Ou encore l’organisation en
mode fratrie, tous âges confondus, pour développer des liens solidaires entre
les enfants. Le maître mot de ces pédagogies restant la confiance, confiance
réciproque sans laquelle il n’y a pas d’apprentissage durable et heureux.
Dans mon parcours initiatique,
j’ai souvent rencontré mes collègues en réunions de travail. Rien que des
femmes, car dans ce domaine peu d’hommes aux manettes. On peut le
regretter. On peut aussi essayer de changer la perception d’une délégation connotée
« layette et couches-culottes ». Vision restreinte car la petite enfance
est une compétence très en phase avec les enjeux actuels comme l’insertion
socio-économique des familles, la place des femmes dans le monde du travail et l’égalité
des chances, notamment dans les quartiers classés en géographie prioritaire. Tout
commence au berceau ou presque !
Et puis, parmi les acteurs de
la petite enfance, j’ai retrouvé quelques associations avec lesquelles je
travaillais déjà mais cette fois-ci sous un jour nouveau. Une façon de faire le
lien entre mes différentes délégations dont la vie associative reste le fil
rouge. Comme un cordon ombilical …
C’est aujourd’hui avec
plaisir que je vois arriver les familles avec poussettes lors des soirées
d’accueil des nouveaux arrivants en mairie. Certes, tout n’est pas parfait. On
peut encore mieux faire en terme de création de berceaux ou de mise en relation
des parents avec les assistantes maternelles de leur quartier. Des projets sont
en cours … Bientôt 100 000 habitants dans le 3ème, alors cela en fait des
bébés nés ou à naître.

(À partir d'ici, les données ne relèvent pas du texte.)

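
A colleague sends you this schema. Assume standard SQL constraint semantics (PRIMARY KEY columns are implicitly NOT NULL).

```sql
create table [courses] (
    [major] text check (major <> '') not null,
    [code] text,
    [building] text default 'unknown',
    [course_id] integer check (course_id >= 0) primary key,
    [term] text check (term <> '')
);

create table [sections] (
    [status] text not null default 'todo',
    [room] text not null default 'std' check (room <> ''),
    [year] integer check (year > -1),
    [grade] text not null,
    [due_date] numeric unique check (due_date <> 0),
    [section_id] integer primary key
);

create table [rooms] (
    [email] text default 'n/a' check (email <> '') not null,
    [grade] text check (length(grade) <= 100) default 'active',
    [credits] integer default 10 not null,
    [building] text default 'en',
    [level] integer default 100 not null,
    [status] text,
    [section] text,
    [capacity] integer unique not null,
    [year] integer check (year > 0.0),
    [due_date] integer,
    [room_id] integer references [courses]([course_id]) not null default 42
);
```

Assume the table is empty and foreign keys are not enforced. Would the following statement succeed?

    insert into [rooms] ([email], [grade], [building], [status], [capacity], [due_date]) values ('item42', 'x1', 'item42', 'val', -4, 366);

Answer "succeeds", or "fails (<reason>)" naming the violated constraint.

succeeds

NOT NULL columns: capacity is supplied; credits defaults to 10; email is supplied; level defaults to 100; room_id defaults to 42.
CHECK constraints: 'item42' satisfies (email <> ''); 'x1' satisfies (length(grade) <= 100).
No constraint is violated.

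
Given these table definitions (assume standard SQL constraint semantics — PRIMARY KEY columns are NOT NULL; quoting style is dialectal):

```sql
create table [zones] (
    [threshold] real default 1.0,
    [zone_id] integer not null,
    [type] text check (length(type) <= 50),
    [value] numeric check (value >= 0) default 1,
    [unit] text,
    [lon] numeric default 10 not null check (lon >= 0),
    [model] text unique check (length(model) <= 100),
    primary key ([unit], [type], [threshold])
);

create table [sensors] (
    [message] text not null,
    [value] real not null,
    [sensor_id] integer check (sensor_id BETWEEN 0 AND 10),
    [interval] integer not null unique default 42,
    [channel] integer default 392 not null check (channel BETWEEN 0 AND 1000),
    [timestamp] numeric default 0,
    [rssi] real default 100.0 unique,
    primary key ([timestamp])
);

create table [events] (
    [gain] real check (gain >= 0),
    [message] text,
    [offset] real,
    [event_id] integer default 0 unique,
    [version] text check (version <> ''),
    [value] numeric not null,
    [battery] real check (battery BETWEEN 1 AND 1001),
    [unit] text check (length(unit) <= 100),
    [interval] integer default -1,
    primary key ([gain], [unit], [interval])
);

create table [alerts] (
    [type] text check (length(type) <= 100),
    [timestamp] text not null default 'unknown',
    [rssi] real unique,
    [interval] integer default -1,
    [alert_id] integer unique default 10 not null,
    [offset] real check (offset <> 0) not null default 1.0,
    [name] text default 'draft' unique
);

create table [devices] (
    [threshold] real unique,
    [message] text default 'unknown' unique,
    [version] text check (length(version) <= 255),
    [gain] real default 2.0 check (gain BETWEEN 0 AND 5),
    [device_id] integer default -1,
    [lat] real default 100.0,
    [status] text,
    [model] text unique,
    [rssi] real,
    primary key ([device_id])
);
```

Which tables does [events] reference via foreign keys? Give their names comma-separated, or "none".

No column in events has a REFERENCES clause.

none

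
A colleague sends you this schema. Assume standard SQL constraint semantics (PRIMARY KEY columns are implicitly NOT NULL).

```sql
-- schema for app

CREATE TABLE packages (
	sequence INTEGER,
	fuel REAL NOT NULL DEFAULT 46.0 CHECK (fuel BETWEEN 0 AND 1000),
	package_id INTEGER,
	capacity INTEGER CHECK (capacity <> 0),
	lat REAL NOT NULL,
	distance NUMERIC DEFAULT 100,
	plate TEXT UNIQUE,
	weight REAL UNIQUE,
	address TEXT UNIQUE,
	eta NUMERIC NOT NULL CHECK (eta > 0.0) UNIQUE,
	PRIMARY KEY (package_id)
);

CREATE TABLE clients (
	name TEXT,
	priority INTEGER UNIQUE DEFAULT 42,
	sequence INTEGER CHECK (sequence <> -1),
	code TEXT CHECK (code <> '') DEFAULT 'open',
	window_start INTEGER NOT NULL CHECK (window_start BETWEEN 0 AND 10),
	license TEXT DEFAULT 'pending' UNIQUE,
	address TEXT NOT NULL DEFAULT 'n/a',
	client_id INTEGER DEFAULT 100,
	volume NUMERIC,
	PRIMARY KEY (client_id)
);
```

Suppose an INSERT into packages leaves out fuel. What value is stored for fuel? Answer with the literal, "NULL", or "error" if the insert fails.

fuel has an explicit DEFAULT 46.0.
When the column is omitted from an INSERT, that default is used.

46.0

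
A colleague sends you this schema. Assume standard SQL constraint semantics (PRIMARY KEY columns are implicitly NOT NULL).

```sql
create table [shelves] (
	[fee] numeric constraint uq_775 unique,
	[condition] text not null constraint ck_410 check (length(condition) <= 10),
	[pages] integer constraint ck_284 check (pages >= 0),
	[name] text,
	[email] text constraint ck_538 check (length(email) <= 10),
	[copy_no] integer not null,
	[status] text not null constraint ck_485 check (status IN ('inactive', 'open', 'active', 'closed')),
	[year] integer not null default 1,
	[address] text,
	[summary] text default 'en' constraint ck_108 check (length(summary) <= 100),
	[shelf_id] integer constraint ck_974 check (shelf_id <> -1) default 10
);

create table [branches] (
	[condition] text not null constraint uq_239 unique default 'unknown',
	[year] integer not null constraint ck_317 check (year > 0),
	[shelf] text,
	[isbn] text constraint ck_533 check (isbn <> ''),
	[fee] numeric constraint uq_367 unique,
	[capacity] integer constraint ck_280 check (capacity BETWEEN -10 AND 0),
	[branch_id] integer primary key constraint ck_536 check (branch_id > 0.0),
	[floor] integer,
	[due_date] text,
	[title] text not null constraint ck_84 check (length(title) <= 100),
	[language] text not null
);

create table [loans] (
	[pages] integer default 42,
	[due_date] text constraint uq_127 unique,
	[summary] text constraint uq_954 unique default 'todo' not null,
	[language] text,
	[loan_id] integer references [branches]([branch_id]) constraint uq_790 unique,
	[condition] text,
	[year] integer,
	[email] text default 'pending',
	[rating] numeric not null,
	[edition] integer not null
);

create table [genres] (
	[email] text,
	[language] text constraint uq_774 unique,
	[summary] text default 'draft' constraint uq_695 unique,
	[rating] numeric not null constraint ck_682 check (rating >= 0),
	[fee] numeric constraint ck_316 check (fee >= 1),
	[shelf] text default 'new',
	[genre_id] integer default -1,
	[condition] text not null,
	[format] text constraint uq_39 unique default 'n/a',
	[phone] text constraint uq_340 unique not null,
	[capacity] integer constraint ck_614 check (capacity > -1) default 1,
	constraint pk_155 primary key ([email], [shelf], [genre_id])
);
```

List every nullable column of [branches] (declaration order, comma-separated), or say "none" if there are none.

- condition: declared NOT NULL → not nullable.
- year: declared NOT NULL → not nullable.
- shelf: no NOT NULL constraint applies → nullable.
- isbn: CHECK does not forbid NULL (a CHECK constraint passes when its expression is NULL) → nullable.
- fee: UNIQUE does not imply NOT NULL → nullable.
- capacity: CHECK does not forbid NULL (a CHECK constraint passes when its expression is NULL) → nullable.
- branch_id: part of the PRIMARY KEY, which implies NOT NULL → not nullable.
- floor: no NOT NULL constraint applies → nullable.
- due_date: no NOT NULL constraint applies → nullable.
- title: declared NOT NULL → not nullable.
- language: declared NOT NULL → not nullable.

shelf, isbn, fee, capacity, floor, due_date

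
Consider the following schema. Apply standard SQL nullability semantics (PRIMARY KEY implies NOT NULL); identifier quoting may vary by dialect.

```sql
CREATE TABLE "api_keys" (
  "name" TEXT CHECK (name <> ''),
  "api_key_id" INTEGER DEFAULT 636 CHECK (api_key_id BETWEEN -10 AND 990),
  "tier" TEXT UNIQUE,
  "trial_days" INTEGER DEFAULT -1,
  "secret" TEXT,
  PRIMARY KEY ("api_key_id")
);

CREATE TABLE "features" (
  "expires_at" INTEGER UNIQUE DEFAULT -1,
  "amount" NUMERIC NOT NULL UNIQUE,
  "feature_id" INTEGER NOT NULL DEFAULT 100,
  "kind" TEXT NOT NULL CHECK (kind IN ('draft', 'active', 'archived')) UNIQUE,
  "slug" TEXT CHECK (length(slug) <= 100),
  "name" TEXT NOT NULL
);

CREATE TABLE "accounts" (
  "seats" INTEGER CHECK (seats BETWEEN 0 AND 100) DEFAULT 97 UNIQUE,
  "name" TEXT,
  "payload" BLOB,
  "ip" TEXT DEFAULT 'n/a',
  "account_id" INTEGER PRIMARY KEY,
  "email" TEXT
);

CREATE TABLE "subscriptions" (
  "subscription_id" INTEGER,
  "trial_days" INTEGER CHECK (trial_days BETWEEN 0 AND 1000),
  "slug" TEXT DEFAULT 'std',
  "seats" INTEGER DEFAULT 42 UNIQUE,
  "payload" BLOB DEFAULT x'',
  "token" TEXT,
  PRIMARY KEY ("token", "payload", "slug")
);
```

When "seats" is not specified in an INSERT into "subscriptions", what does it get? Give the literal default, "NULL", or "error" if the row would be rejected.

42

seats has an explicit DEFAULT 42.
When the column is omitted from an INSERT, that default is used.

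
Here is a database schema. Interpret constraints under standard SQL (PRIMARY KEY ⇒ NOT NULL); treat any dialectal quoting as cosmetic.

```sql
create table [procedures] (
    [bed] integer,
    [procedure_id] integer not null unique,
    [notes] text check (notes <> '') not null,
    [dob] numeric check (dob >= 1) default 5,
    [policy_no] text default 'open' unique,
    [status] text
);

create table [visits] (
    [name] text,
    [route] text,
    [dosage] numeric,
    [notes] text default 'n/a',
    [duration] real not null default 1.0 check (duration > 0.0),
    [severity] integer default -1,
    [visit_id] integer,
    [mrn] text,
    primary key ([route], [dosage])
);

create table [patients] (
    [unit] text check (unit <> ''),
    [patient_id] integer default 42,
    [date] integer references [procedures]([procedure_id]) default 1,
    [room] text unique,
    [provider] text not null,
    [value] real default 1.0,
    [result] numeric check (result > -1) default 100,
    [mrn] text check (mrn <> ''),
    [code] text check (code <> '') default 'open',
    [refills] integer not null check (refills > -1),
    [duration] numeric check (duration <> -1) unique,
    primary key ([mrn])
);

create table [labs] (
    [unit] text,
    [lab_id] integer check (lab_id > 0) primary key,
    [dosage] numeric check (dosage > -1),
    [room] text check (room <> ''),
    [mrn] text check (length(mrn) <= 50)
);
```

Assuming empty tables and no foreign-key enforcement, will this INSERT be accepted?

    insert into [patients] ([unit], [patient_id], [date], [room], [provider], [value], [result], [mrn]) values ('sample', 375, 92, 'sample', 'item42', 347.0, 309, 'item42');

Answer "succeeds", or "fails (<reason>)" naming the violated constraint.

fails (NOT NULL on refills)

refills is omitted from the column list and has no DEFAULT, so it would receive NULL.
But refills is declared NOT NULL.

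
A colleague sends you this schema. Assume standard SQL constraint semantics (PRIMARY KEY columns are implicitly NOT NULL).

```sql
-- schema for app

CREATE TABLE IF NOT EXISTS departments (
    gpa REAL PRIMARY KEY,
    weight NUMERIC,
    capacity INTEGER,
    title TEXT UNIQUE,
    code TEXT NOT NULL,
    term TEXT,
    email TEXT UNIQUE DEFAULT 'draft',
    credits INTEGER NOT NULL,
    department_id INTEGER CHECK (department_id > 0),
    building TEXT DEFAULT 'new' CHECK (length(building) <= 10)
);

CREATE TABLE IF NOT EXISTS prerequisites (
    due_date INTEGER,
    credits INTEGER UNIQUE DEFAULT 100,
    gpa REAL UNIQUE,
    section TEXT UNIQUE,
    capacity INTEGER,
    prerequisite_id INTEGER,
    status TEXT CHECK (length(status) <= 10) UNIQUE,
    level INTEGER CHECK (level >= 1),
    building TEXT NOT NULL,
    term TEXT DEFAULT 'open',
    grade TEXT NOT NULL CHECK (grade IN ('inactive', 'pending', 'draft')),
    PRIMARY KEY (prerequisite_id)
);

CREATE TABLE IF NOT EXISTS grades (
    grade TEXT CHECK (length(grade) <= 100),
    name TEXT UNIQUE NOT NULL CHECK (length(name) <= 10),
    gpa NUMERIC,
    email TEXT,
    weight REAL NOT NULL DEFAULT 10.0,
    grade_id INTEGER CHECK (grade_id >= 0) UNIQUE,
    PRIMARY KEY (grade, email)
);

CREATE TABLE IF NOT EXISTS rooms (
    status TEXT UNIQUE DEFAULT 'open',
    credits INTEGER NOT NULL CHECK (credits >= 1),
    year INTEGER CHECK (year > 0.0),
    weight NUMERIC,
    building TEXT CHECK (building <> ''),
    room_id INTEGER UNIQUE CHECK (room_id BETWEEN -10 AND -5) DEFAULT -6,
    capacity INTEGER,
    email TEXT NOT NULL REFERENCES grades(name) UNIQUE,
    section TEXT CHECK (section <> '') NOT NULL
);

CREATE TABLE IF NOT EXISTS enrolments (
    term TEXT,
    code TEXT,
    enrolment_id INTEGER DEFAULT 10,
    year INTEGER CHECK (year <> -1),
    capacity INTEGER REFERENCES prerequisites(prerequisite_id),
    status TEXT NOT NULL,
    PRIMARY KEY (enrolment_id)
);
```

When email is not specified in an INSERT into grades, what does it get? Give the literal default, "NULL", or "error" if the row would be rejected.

email has no DEFAULT clause.
Omitting it would insert NULL, but it is part of the PRIMARY KEY, so the INSERT fails.

error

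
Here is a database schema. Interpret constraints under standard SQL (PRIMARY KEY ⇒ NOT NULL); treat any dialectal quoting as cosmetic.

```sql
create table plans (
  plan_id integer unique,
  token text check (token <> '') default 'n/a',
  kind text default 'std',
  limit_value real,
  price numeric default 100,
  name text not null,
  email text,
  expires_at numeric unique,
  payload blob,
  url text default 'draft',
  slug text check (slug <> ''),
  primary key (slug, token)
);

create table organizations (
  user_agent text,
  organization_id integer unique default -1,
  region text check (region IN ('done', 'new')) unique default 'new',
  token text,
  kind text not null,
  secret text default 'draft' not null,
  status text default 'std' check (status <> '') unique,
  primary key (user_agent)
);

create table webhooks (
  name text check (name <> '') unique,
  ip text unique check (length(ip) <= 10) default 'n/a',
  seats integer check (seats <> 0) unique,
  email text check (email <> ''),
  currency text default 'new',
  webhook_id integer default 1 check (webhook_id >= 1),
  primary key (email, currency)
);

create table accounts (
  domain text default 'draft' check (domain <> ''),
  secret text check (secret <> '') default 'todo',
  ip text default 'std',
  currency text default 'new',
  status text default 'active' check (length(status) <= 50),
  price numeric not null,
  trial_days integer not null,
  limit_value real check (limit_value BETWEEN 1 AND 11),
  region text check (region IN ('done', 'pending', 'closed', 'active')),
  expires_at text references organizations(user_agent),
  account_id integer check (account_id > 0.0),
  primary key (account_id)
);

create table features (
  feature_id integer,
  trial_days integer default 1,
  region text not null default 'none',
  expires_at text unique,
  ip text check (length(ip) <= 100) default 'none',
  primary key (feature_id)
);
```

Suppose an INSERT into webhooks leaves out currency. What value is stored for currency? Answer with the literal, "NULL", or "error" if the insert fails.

currency has an explicit DEFAULT 'new'.
When the column is omitted from an INSERT, that default is used.

'new'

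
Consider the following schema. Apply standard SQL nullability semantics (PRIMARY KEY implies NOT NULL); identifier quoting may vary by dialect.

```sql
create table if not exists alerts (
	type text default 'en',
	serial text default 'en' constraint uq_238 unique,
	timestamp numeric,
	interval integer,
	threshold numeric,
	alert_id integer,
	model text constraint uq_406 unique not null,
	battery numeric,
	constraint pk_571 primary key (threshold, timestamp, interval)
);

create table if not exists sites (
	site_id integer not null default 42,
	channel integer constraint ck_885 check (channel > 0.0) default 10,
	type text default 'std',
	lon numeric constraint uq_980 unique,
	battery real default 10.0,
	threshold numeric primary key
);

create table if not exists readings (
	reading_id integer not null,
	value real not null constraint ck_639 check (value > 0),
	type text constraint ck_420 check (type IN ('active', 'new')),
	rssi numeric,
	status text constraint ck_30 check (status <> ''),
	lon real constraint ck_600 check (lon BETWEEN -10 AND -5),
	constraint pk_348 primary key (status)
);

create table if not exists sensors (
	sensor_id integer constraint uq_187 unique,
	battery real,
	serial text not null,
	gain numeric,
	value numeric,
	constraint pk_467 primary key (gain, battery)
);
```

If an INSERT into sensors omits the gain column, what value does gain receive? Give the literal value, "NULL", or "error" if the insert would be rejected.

gain has no DEFAULT clause.
Omitting it would insert NULL, but it is part of the PRIMARY KEY, so the INSERT fails.

error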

Une raison supplémentaire de rester optimiste quant à la
dynamique de l’arrondissement et de voir l’avenir en rose … En toute
objectivité !
Ce billet est aussi
l’occasion de remercier Thierry Philip de m’avoir confié cette responsabilité,
lui qui connaît bien les rouages de la petite enfance.
« Il reste toujours
quelque chose de l’enfance, toujours… » disait Marguerite Duras.